Стянув за собой давно скомканную простынь, она молча направилась к двери и лишь открыв ее, не оборачиваясь, хрипло обронила все на том же, родном для нее немецком:
— Я такая же Диана, как ты — Солдат.
========== Часть 5 ==========
15 — 27 октября 1945 год
«Я такая же Диана, как ты — Солдат».
Этими словами он промучился остаток ночи и все время до десяти утра, пока в дверь не постучали.
Солдат вздрогнул и подобрался, зачем-то поправив и без того идеально лежащее на засланной койке покрывало. Он с волнительным нетерпением ждал этого стука и в это утро боялся, что тот не прозвучит. Не один десяток раз он репетировал в голове все то, что готовился сказать, все то, что сказать его обязывала честь и не полностью вытравленное чувство самоуважения.

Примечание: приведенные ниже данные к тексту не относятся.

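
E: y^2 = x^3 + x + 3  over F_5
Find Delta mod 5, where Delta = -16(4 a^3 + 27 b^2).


4 a^3 + 27 b^2 = 4*1^3 + 27*3^2 = 4 + 243 = 247
Delta = -16 * (247) = -3952
Delta mod 5 = 3

Delta = 3 (mod 5)


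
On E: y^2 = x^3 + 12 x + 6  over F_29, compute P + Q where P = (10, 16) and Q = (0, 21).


P != Q, so use the chord formula.
s = (y2 - y1) / (x2 - x1) = (5) / (19) mod 29 = 14
x3 = s^2 - x1 - x2 mod 29 = 14^2 - 10 - 0 = 12
y3 = s (x1 - x3) - y1 mod 29 = 14 * (10 - 12) - 16 = 14

P + Q = (12, 14)


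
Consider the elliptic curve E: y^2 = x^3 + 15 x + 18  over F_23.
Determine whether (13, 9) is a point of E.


Check whether y^2 = x^3 + 15 x + 18 (mod 23) for (x, y) = (13, 9).
LHS: y^2 = 9^2 mod 23 = 12
RHS: x^3 + 15 x + 18 = 13^3 + 15*13 + 18 mod 23 = 18
LHS != RHS

No, not on the curve


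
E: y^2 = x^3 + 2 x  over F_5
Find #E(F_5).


For each x in F_5, count y with y^2 = x^3 + 2 x + 0 mod 5:
  x = 0: RHS = 0, y in [0]  -> 1 point(s)
Affine points: 1. Add the point at infinity: total = 2.

#E(F_5) = 2


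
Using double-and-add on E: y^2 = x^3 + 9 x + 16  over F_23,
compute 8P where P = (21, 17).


k = 8 = 1000_2 (binary, LSB first: 0001)
Double-and-add from P = (21, 17):
  bit 0 = 0: acc unchanged = O
  bit 1 = 0: acc unchanged = O
  bit 2 = 0: acc unchanged = O
  bit 3 = 1: acc = O + (7, 10) = (7, 10)

8P = (7, 10)


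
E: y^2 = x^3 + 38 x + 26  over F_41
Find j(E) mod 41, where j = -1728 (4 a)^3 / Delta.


Delta = -16(4 a^3 + 27 b^2) mod 41 = 17
-1728 * (4 a)^3 = -1728 * (4*38)^3 mod 41 = 36
j = 36 * 17^(-1) mod 41 = 19

j = 19 (mod 41)


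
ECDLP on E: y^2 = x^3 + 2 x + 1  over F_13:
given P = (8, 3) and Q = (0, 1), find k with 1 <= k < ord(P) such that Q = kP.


Enumerate multiples of P until we hit Q = (0, 1):
  1P = (8, 3)
  2P = (1, 11)
  3P = (0, 12)
  4P = (2, 0)
  5P = (0, 1)
Match found at i = 5.

k = 5


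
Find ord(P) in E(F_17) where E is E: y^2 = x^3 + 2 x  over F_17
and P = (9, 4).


Compute successive multiples of P until we hit O:
  1P = (9, 4)
  2P = (8, 16)
  3P = (8, 1)
  4P = (9, 13)
  5P = O

ord(P) = 5


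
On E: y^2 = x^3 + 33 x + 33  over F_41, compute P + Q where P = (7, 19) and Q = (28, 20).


P != Q, so use the chord formula.
s = (y2 - y1) / (x2 - x1) = (1) / (21) mod 41 = 2
x3 = s^2 - x1 - x2 mod 41 = 2^2 - 7 - 28 = 10
y3 = s (x1 - x3) - y1 mod 41 = 2 * (7 - 10) - 19 = 16

P + Q = (10, 16)


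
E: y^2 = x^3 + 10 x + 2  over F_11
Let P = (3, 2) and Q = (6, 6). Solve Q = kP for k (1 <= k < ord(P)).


Enumerate multiples of P until we hit Q = (6, 6):
  1P = (3, 2)
  2P = (6, 6)
Match found at i = 2.

k = 2


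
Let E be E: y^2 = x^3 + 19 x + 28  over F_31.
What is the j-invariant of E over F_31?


Delta = -16(4 a^3 + 27 b^2) mod 31 = 2
-1728 * (4 a)^3 = -1728 * (4*19)^3 mod 31 = 4
j = 4 * 2^(-1) mod 31 = 2

j = 2 (mod 31)


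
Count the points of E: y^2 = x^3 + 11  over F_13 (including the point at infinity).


For each x in F_13, count y with y^2 = x^3 + 0 x + 11 mod 13:
  x = 1: RHS = 12, y in [5, 8]  -> 2 point(s)
  x = 3: RHS = 12, y in [5, 8]  -> 2 point(s)
  x = 4: RHS = 10, y in [6, 7]  -> 2 point(s)
  x = 7: RHS = 3, y in [4, 9]  -> 2 point(s)
  x = 8: RHS = 3, y in [4, 9]  -> 2 point(s)
  x = 9: RHS = 12, y in [5, 8]  -> 2 point(s)
  x = 10: RHS = 10, y in [6, 7]  -> 2 point(s)
  x = 11: RHS = 3, y in [4, 9]  -> 2 point(s)
  x = 12: RHS = 10, y in [6, 7]  -> 2 point(s)
Affine points: 18. Add the point at infinity: total = 19.

#E(F_13) = 19


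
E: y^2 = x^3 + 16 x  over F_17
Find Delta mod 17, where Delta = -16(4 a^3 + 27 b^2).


4 a^3 + 27 b^2 = 4*16^3 + 27*0^2 = 16384 + 0 = 16384
Delta = -16 * (16384) = -262144
Delta mod 17 = 13

Delta = 13 (mod 17)


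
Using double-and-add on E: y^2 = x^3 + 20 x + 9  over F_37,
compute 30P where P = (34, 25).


k = 30 = 11110_2 (binary, LSB first: 01111)
Double-and-add from P = (34, 25):
  bit 0 = 0: acc unchanged = O
  bit 1 = 1: acc = O + (9, 17) = (9, 17)
  bit 2 = 1: acc = (9, 17) + (29, 22) = (6, 30)
  bit 3 = 1: acc = (6, 30) + (12, 33) = (10, 5)
  bit 4 = 1: acc = (10, 5) + (14, 6) = (20, 11)

30P = (20, 11)


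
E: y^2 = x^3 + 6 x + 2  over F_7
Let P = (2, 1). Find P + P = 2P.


Doubling: s = (3 x1^2 + a) / (2 y1)
s = (3*2^2 + 6) / (2*1) mod 7 = 2
x3 = s^2 - 2 x1 mod 7 = 2^2 - 2*2 = 0
y3 = s (x1 - x3) - y1 mod 7 = 2 * (2 - 0) - 1 = 3

2P = (0, 3)


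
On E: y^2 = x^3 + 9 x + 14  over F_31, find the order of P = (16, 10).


Compute successive multiples of P until we hit O:
  1P = (16, 10)
  2P = (8, 28)
  3P = (14, 1)
  4P = (29, 9)
  5P = (6, 25)
  6P = (19, 10)
  7P = (27, 21)
  8P = (20, 17)
  ... (continuing to 37P)
  37P = O

ord(P) = 37


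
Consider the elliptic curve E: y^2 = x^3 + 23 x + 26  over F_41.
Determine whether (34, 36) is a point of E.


Check whether y^2 = x^3 + 23 x + 26 (mod 41) for (x, y) = (34, 36).
LHS: y^2 = 36^2 mod 41 = 25
RHS: x^3 + 23 x + 26 = 34^3 + 23*34 + 26 mod 41 = 14
LHS != RHS

No, not on the curve


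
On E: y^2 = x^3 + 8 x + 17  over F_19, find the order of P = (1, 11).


Compute successive multiples of P until we hit O:
  1P = (1, 11)
  2P = (3, 7)
  3P = (0, 6)
  4P = (5, 7)
  5P = (14, 2)
  6P = (11, 12)
  7P = (11, 7)
  8P = (14, 17)
  ... (continuing to 13P)
  13P = O

ord(P) = 13


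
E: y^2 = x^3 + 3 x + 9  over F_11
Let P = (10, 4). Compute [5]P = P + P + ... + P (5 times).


k = 5 = 101_2 (binary, LSB first: 101)
Double-and-add from P = (10, 4):
  bit 0 = 1: acc = O + (10, 4) = (10, 4)
  bit 1 = 0: acc unchanged = (10, 4)
  bit 2 = 1: acc = (10, 4) + (2, 10) = (3, 10)

5P = (3, 10)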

Дверь открылась, и буквально в тот же миг его словно швырнули с неба на землю. В буквальном смысле, потому что он отлично знал, как на самом деле это происходит, знал, каково падать, разбиваясь об землю.
— Вижу, ты выспался, да? — Смирнов оскалился ему недоброй ухмылкой, не дожидаясь ответа, прошел глубже в комнату и громко поставил-швырнул на письменный стол железную миску. — Как говорится, завтрак подан, садитесь жрите.